Perhaps the reason for the change in style throughout the album is because it’s a collection of the band’s past three EPs, three different recordings from various periods of the band’s musical influences. But what could be deemed a disjointed mesh of music, is in fact a very interesting listen. Album opener ‘Bruises Disappear’ sets the mood with a progressive melody and a distorted news report before the sound balloons and expands until you’re sucked in to the catchy groove and brilliant vocals. Akin to the likes of CKY with elements of At the Drive-In, it’s a faultless way to open an debut record.

However, after the previous hints of proto-metal, ‘Stranded’ has disbanded the heavier side of music and opted for an electro-indie vibe. The blippy bloppy synth and softer voice lends itself toward the ilk of Foals and Bombay Bicycle Club, but it sounds like it’s all been done before (which to an extent it has). Except for the big sounding breakdown, there’s nothing too outlandish and original. The album continues in this way of peaks and troughs for the duration, but luckily with more peaks. As well as the quality at times fluctuating, the style is much more erratic. Whether it’s the Placebo-esque ‘Broken Heart’ or the ‘Bearer Of Bad News’ era Enter Shikari styled ‘Away From Here’ – it’s one band’s musical journey into finding their own sound – one which is as interesting as it is enjoyable.

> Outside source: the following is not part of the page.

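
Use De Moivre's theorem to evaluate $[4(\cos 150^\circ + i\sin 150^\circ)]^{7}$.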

The highlights from the Brighton noiseniks’ debut are the emotive ‘Lights Burn My Eyes’ and the big sounding stadium rock ‘Backs to the Wall’. Despite the overall genre being arguably different, the songs are bound together by the melodic guitars, rolling drums and powerful vocals – three staples which remain in tact when the feeling changes. Closer and title track ‘This is Our Way Out’ is a fantastic culmination of the majority of styles you’ve just heard. The deep sounding bass drum coupled with the haunting electro intro is similar to the Antlers, until the spoken word vocals take over. What started as another tip of the hat to electro-indie has transformed into a slower imagining of Dan Le Sac vs Scroobius Pip. It grows and swells into an almost Gorillaz style instrumental which suddenly stops.

Goodluck Jonathan have delivered a debut album which has been cherry picked from their own personal ‘best of’. Having three separate releases to choose from for the 11 track LP, the songs have been honed and crafted to the best of the band’s ability – and it shows. The hooks are catchy the lyrics are passionate and the music (although there is one or two dud tracks) shows promising signs of a much more famous band. Just give them time.


‘This is Our Way Out’ is available now from Something Nothing.